View Full Version : Printing screenplay

Big A Machine
02-26-2004, 10:05 PM
What stock of paper should I print my screenplay on? I'm assuming there's an "industry standard," I just don't know what it is.

Anyone who answers this will be placed in my will. THANKS!

I apologize if I put this post in the wrong place.

02-26-2004, 11:15 PM
The standard seems to be 20lb, 8.5x11", but that's about all you'll hear in the way of guidelines. Get something nice and bright, but don't bother with a lot of cotton content or anything. Heavier paper might look and feel nice to you, but it's not necessary and makes your script look and feel thicker to the reader.

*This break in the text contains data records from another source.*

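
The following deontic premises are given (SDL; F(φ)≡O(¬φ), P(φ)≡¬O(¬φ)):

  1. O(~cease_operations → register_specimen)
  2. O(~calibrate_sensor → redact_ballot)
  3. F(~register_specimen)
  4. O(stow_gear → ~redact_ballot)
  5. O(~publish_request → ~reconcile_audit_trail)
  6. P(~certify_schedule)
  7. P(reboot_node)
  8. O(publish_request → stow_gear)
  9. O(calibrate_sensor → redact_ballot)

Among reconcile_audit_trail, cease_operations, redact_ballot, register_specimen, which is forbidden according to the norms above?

Premises 2 and 9 are O(~calibrate_sensor → redact_ballot) and O(calibrate_sensor → redact_ballot); every ideal world satisfies ~calibrate_sensor or calibrate_sensor, so in either case redact_ballot holds — hence O(redact_ballot).
The contrapositive of premise 4 (O(stow_gear → ~redact_ballot)) is O(redact_ballot → ~stow_gear), and O(redact_ballot) is already established, so O(~stow_gear).
The contrapositive of premise 8 (O(publish_request → stow_gear)) is O(~stow_gear → ~publish_request), and O(~stow_gear) is already established, so O(~publish_request).
Applying K to premise 5 (O(~publish_request → ~reconcile_audit_trail)) and O(~publish_request) yields O(~reconcile_audit_trail).
So O(~reconcile_audit_trail) holds, i.e. reconcile_audit_trail is forbidden. None of the other listed options is forbidden under the premises.

reconcile_audit_trail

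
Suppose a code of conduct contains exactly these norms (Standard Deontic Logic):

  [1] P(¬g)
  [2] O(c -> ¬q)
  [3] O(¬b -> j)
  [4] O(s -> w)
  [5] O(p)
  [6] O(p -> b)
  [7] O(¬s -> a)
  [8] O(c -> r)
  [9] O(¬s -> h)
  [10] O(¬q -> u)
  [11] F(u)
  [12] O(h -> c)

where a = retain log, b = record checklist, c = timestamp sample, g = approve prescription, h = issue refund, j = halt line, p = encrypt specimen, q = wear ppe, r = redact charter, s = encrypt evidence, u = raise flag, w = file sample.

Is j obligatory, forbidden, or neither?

Premise 3 is O(¬b -> j), but O(¬b) is not derivable from the premises, so it does not yield O(j).
No premise or chain of K-axiom applications forces O(j), and none forces O(¬j). So j is neither obligatory nor forbidden under these norms.

Neither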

If you're printing and binding your own scripts to send out, it's worth getting paper that's already punched. Unless you have an expensive three-hole punch that can handle 100 pages at a time, it's really tedious and time consuming to punch your own script.

02-27-2004, 05:01 AM
However, if you are printing one copy at home, and then taking it to a copy shop to have it copied, the holes will show up as dark circles on your copies, and won't necessarily be where the holes will be. I've never found a way around this besides using unholed paper for my first copy, and then punching my own holes. I do not have an expensive paper puncher. I consider the eight minutes or so that it takes to punch a copy of my script as part of the birth process!


02-27-2004, 11:15 AM
Even a cheap hole puncher ($10-20) can easily handle 10 pages at a time, and probably doesn't take more than 10 seconds per bunch. 1-2 minutes ought to cover it for most scripts. If you're sending out enough scripts that that amounts to too much of a time investment, I'd say you can afford to hire someone to do your hole punching. :)


02-27-2004, 12:34 PM
I've got one of those inexpensive three-hole punches, and I've just always found it to be a big hassle. You have to punch the script 8-10 pages at a time, and the holes never seem to line up exactly. With pre-punched paper, you just have to be sure you put it in the printer the right way, and you're ready to bind it as soon as it comes out. It might be a handful of cents more expensive per ream, but it's worth the convenience.

Sez me. :)

02-27-2004, 10:31 PM
Any good copy shop will have a great big freaking drill. It takes all of 30 seconds to drill an entire document. Two, three, five, whatever number of holes you need.

02-28-2004, 02:52 AM
Yeah, obviously a printer can punch the paper for you. That's why I said "if you're printing and binding your own script." :lol

02-28-2004, 05:27 AM
You're right! I never thought of using their hole-punchers. I must like these repetitive mindless tasks.

02-28-2004, 07:32 AM
In you are in L.A., then there isn't a copy shop in town that isn't used to copying scripts. Ask around and find the best rates, which sometimes are quite inexpensive.

You can bring your own pre-punched paper to most copiers if they don't have the drills.